La inmigración ilegal nos hace más pobres

Los inmigrantes ilegales no vienen a “pagar nuestras pensiones”, revela un reciente informe oficial en Francia. El económico no fue nunca un gran argumento para justificar la inmigración masiva que sufre Europa procedente de culturas distintas y distantes. De nada le sirve a una nación aumentar unos puntos su PIB si deja de ser ella misma, si se convierte en otra cosa por el influjo de una población exógena que impone sus valores y lealtades.
Uno solo tiene que pasear por París, Londres o Bruselas para entender esta evidencia, la razón por la que el rechazo a la inmigración masiva es el punto programático más popular en toda la Unión Europea, ocho de cada diez europeos.
Pero es que ni siquiera esa excusa es cierta, ni siquiera es verdad que esa inmigración invasiva nos esté haciendo más ricos, al contrario: según un reciente informe hecho público por el prestigioso diario francés Le Figaro, la inmigración masiva le cuesta a Francia un 3,4% de su PIB anual.
El titular de Le Figaro no puede ser más revelador: “Cómo la inmigración cuesta el 3,4% del PIB anual a Francia”. El informe del Observatorio de Inmigración y Demografía (OID) concluye que, lejos de impulsar el crecimiento, la inmigración le está costando a Francia el equivalente al 3,4% de su PIB debido a un desajuste significativo entre los impuestos que pagan los inmigrantes y los servicios que consumen.
Lo que el fisco galo recauda de estos nuevos franceses apenas cubre el 86 % de lo que le cuestan al mismo Estado, generando así un «déficit presupuestario». La explicación de este déficit es sencilla de desentrañar: el paro es muy superior entre la población de reciente llegados, en la que solo el 62,4% de los adultos en edad laboral tienen empleo, una de las tasas más bajas de la Unión Europea, justo por delante de Bélgica.

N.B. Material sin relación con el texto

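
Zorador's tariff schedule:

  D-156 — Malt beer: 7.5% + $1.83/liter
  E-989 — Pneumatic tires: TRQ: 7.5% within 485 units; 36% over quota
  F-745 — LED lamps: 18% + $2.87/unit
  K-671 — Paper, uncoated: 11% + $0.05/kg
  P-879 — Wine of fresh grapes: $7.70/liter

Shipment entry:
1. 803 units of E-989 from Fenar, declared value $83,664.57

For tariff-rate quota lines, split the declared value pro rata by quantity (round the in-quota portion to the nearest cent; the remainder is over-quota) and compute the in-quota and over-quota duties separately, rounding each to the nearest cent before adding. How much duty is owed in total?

$15,717.58

Line 1 (E-989, Fenar, 803 units, $83,664.57):
Code E-989 is under a tariff-rate quota (threshold 485 units). In-quota: 485 units at 7.5%; over-quota: 318 units at 36%.
Pro-rata value split: in-quota = $83,664.57 × 485/803 = $50,532.15; over-quota = $83,664.57 − $50,532.15 = $33,132.42.
In-quota duty = $50,532.15 × 7.5% = $3,789.91. Over-quota duty = $33,132.42 × 36% = $11,927.67.
Line duty = $3,789.91 + $11,927.67 = $15,717.58.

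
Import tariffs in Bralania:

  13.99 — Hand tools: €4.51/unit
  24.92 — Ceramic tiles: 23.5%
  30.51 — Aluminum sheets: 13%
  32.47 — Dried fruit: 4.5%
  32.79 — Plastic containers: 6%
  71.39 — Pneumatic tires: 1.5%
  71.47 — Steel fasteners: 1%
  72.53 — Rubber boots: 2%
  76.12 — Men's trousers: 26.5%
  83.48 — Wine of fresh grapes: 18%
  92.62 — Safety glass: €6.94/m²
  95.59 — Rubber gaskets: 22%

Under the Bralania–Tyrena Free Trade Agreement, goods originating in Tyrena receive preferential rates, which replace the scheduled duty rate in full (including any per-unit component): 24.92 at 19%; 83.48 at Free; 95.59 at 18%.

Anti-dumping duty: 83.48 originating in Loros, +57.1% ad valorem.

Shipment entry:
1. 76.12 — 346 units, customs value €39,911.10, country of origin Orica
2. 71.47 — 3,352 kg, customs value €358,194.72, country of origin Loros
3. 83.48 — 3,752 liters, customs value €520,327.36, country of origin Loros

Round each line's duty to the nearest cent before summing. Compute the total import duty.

Line 1 (76.12, Orica, 346 units, €39,911.10):
Base rate for 76.12 is 26.5%.
Duty = €39,911.10 × 26.5% = €10,576.44.
Line 2 (71.47, Loros, 3,352 kg, €358,194.72):
Base rate for 71.47 is 1%.
Duty = €358,194.72 × 1% = €3,581.95.
Line 3 (83.48, Loros, 3,752 liters, €520,327.36):
Base rate for 83.48 is 18%.
83.48 has an FTA preferential rate, but origin Loros is not Tyrena; base rate stands.
Additional duty on 83.48 from Loros: +57.1%. Applied ad valorem rate: 18% + 57.1% = 75.1%.
Duty = €520,327.36 × 75.1% = €390,765.85.
Total = €10,576.44 + €3,581.95 + €390,765.85 = €404,924.24.

€404,924.24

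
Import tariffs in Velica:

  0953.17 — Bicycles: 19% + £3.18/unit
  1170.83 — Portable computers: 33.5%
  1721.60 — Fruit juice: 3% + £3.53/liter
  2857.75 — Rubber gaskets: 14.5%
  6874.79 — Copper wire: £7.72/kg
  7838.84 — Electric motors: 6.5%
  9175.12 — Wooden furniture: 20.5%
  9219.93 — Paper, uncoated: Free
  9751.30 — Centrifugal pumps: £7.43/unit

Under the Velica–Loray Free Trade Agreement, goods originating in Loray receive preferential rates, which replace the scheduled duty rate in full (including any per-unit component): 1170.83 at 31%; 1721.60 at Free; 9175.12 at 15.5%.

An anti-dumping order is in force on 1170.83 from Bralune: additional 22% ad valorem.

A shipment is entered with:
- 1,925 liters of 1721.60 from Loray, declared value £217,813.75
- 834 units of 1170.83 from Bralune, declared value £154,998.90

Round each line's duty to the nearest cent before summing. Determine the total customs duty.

£86,024.39

Line 1 (1721.60, Loray, 1,925 liters, £217,813.75):
Base rate for 1721.60 is 3% + £3.53/liter.
Origin Loray qualifies under the Velica–Loray agreement and 1721.60 is covered: preferential rate Free applies instead.
Duty = £217,813.75 × 0% = £0.00.
Line 2 (1170.83, Bralune, 834 units, £154,998.90):
Base rate for 1170.83 is 33.5%.
1170.83 has an FTA preferential rate, but origin Bralune is not Loray; base rate stands.
Additional duty on 1170.83 from Bralune: +22%. Applied ad valorem rate: 33.5% + 22% = 55.5%.
Duty = £154,998.90 × 55.5% = £86,024.39.
Total = £0.00 + £86,024.39 = £86,024.39.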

En comparación, la población francesa nativa tiene una tasa de empleo del 69,5 %.
“La inmigración mantiene un círculo vicioso que perjudica al empleo y a la economía francesa: agrava los problemas estructurales del empleo en Francia, degrada las cuentas públicas y penaliza indirectamente a los sectores expuestos de la economía”, explica Nicolas Pouvreau-Monti, director del Observatorio, al rotativo francés.
Esta situación se ve agravada por otro mecanismo tóxico de nuestro sistema de inmigración: la reunificación familiar, que permite al extranjero residente llamar a su parentela a instalarse en el país de acogida. Porque si de quien emigra en solitario se podría esperar que lo haga con intención de abrirse camino en su nueva patria trabajando, no así de los parientes que acceden cómodamente al país y a sus servicios sociales.
Y no es algo, al parecer, que se arregle con el paso del tiempo: la resistencia a incorporarse al mercado de trabajo la “hereda” a menudo la segunda generación. Basándose en datos de la OCDE, el OID señala que el 24 % de los jóvenes nacidos en Francia de padres inmigrantes eran ninis que ni estudiaban ni trabajaban en el periodo 2020-2021, la segunda tasa más alta en Europa y el mundo occidental en general, solo por detrás de Bélgica.
Señalar este desastre, que se ha considerado blasfemo durante décadas y aun hoy se castiga como delito de odio, ha llegado al fin a la clase política europea. En Gran Bretaña, donde, según un informe de The Times, se registraron 12,183 arrestos en 2023 por publicaciones en redes sociales consideradas «amenazantes u ofensivas», el propio primer ministro laborista, Keir Starmer, tuvo que admitir públicamente hace poco que la tesis de que los recién llegados masivamente suponen un enriquecimiento económico “no se ha demostrado» y «no se sostiene».
Lo que tenemos hoy es un problema con las palabras. Seguimos hablando de “inmigración”, como si lo que Occidente vive ahora fuera ese fenómeno ocasional, con frecuencia positivo y necesario, que ha caracterizado otras épocas, en la que individuos concretos se instalan en un país distinto al suyo para trabajar, adaptarse a sus leyes y contribuir a su riqueza. Quizá deberíamos inventar una nueva palabra para definir un concepto completamente distinto.